Critici
Maccabelli Anna
Spezie di Vita
Se, a giochi ormai conclusi, mi volto a considerare quanto sono riuscita a costruire, a tirare un bilancio del mio lavoro, tutto sommato, la cosa che mi sembra abbia davvero rilevanza e che sia degna di qualche nota, mi appare ciò che sono riuscita a realizzare insegnando, cercando di educare i giovani, attraverso l’arte ed il linguaggio, al bello – che è categoria dello spirito – a ciò che eleva ed è spiritualmente profondo. Oltre alle mie conoscenze, ho cercato di trasmettere quelle che sono le mie passioni per la letteratura, la storia, la natura e, naturalmente, l’arte. Così, non c’è cosa che mi gratifichi di più del constatare che i miei allievi, davvero innumerevoli in quasi quarant’anni di insegnamento, hanno fatto tesoro della lezione ricevuta, hanno avuto successo e si sono realizzati, nonostante si faccia così poco in questa nostra Nazione per la promozione dei giovani di talento. Mi sembra, a torto o a ragione, che nei traguardi da loro raggiunti, e dei quali gioisco, ci sia anche un po’ di me, della mia determinazione, della mia dedizione, del mio puntiglio nella trasmissione di un metodo di lavoro serio, che non sminuisce, ma anzi rafforza le conoscenze e le sensibilità.

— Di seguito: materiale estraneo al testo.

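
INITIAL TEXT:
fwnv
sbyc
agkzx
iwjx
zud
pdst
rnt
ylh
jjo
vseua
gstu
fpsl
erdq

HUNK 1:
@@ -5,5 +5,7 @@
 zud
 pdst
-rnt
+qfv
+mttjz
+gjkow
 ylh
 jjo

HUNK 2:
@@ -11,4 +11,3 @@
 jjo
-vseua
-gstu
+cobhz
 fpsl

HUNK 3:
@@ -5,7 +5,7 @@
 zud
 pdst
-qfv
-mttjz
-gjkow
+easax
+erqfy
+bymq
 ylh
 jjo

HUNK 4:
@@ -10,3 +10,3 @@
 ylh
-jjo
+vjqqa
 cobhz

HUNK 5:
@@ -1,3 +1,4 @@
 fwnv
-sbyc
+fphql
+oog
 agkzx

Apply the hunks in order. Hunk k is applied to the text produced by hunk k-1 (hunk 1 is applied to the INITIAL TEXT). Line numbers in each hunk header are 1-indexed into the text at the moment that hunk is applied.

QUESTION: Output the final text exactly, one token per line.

Answer: fwnv
fphql
oog
agkzx
iwjx
zud
pdst
easax
erqfy
bymq
ylh
vjqqa
cobhz
fpsl
erdq

Derivation:
Hunk 1: at line 5 remove [rnt] add [qfv,mttjz,gjkow] -> 15 lines: fwnv sbyc agkzx iwjx zud pdst qfv mttjz gjkow ylh jjo vseua gstu fpsl erdq
Hunk 2: at line 11 remove [vseua,gstu] add [cobhz] -> 14 lines: fwnv sbyc agkzx iwjx zud pdst qfv mttjz gjkow ylh jjo cobhz fpsl erdq
Hunk 3: at line 5 remove [qfv,mttjz,gjkow] add [easax,erqfy,bymq] -> 14 lines: fwnv sbyc agkzx iwjx zud pdst easax erqfy bymq ylh jjo cobhz fpsl erdq
Hunk 4: at line 10 remove [jjo] add [vjqqa] -> 14 lines: fwnv sbyc agkzx iwjx zud pdst easax erqfy bymq ylh vjqqa cobhz fpsl erdq
Hunk 5: at line 1 remove [sbyc] add [fphql,oog] -> 15 lines: fwnv fphql oog agkzx iwjx zud pdst easax erqfy bymq ylh vjqqa cobhz fpsl erdq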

E’ stato, così, oltremodo gratificante scoprire che Paola Moglia, una delle mie allieve della prim’ora presso quel Liceo Artistico “B. Bembo” con cui ho avviato la mia carriera d’insegnante all’inizio degli anni ottanta, è riuscita a realizzarsi e a raggiungere successi rilevanti in campo artistico, arrivando ad esporre alla Biennale di Venezia. Dopo decenni di lontananza, ritrovarla adulta e scoprire che la sua giovanile vivacità si è andata trasformando in poliedrica attività creativa, è stata una piacevole sorpresa. Poliedrica attività perché, oltre alla grafica ed alla pittura, Paola si è andata cimentando con la scrittura nella stesura del romanzo di sé, nella sua recente autobiografia intitolata Sale e pepe. In essa, con uno stile conciso e scorrevole, ella narra apertamente di sé, delle proprie esperienze, davvero ricche e poco ordinarie, e della propria ricchissima vita di relazione. Una vita davvero “speziata” e sapida da cui deriva una lettura facile ed avvincente. Mi ha tuttavia meravigliato che nel racconto sia marginale il suo vissuto sulla sua creazione artistica, una riflessione sulle proprie opere e soprattutto sull’esperienza veneziana. Ma forse, a pensarci bene, è meglio così: oggi usa molto far parlare gli artisti delle proprie creazioni perché ne palesino il senso inducendo così alla facile comprensione dell’opera d’arte, al suo istantaneo disvelamento. Se l’arte fosse di così facile comprensione, sarebbe banale e non avrebbe il fascino un po’ arcano che le è proprio. Per comprenderla, soprattutto se si tratta delle opere astratte come quelle di Paola, sia pure di un’astrazione nella quale s’indovina un dato naturalistico e materico di partenza, poi trasceso, per comprenderla, dicevo, ci vuole un tirocinio paziente e una lunga iniziazione come ad una sorta di rituale misterico. Ciò che l’artista aveva da dire, l’ha già detto non con le parole, ma nella sua ineffabile opera. Facile è, per contro, la lettura di Sale e pepe, che esprime il senso di una concezione esistenziale piena, frenetica, ma anche positiva e solare, come chi l’ha scritta.